DSV has cleared a major hurdle in its planned acquisition of DB Schenker after the European Commission approved the deal.
Yesterday marked the deadline for the Commission to comment on the deal, and whether any measures would need to be taken for the acquisition to go through.
The commission said it had “concluded that the notified transaction would not raise competition concerns, given its limited impact on competition in the markets where the companies are active.
“In particular, the Commission examined the effects of the transaction in several national markets for land, air and sea freight forwarding and contract logistics services in the European Economic Area. The Commission found that the transaction does not raise concerns given the fragmented nature of such markets, and the existence of several alternative providers to which customers could switch following the transaction. The notified transaction was examined under the normal merger review procedure.”

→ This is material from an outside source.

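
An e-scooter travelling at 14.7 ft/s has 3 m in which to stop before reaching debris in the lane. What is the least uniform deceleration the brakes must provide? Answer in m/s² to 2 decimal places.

Required deceleration ≈ 3.35 m/s²

14.7 ft/s × 0.3048 = 4.4806 m/s.
v² = 2a·d ⇒ a = v²/(2d) = 4.4806² / (2 × 3.000) = 20.076 / 6.000 = 3.3460 m/s².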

Some 35 authorities have now cleared the merger; only the US Department of Justice still needs to approve it.
But according to Bernstein: “The company has filed with the DoJ, and we expect a decision around the end of the month. We see no credible antitrust case in the US, given the parties’ higher market shares in the EU.”
Once the US approval has been secured, DSV plans to complete the acquisition of Germany’s DB Schenker in the second quarter.
DSV, during the battle to win Schenker, reportedly pledged to retain “important central functions of Schenker in Germany… including IT in Essen and Frankfurt”.
It said: “In addition, joint management teams consisting of executives from both companies are to be appointed for the new organisation. The integration approach will be based on the ‘best athlete for the job’ principle for all positions.”
DSV had also acknowledged that while there will be job cuts in the medium-term, jobs would be created in the longer term.
“In five years, more employees will be working for the combined organisation than today at Schenker and DSV – worldwide and in Germany.”
German media reported that overlaps between DSV and Schenker would likely mean some 1,600 to 1,900 job cuts, or 13%-15% of the full-time positions in Germany. However, DSV has promised no cuts for at least two years after the deal closes.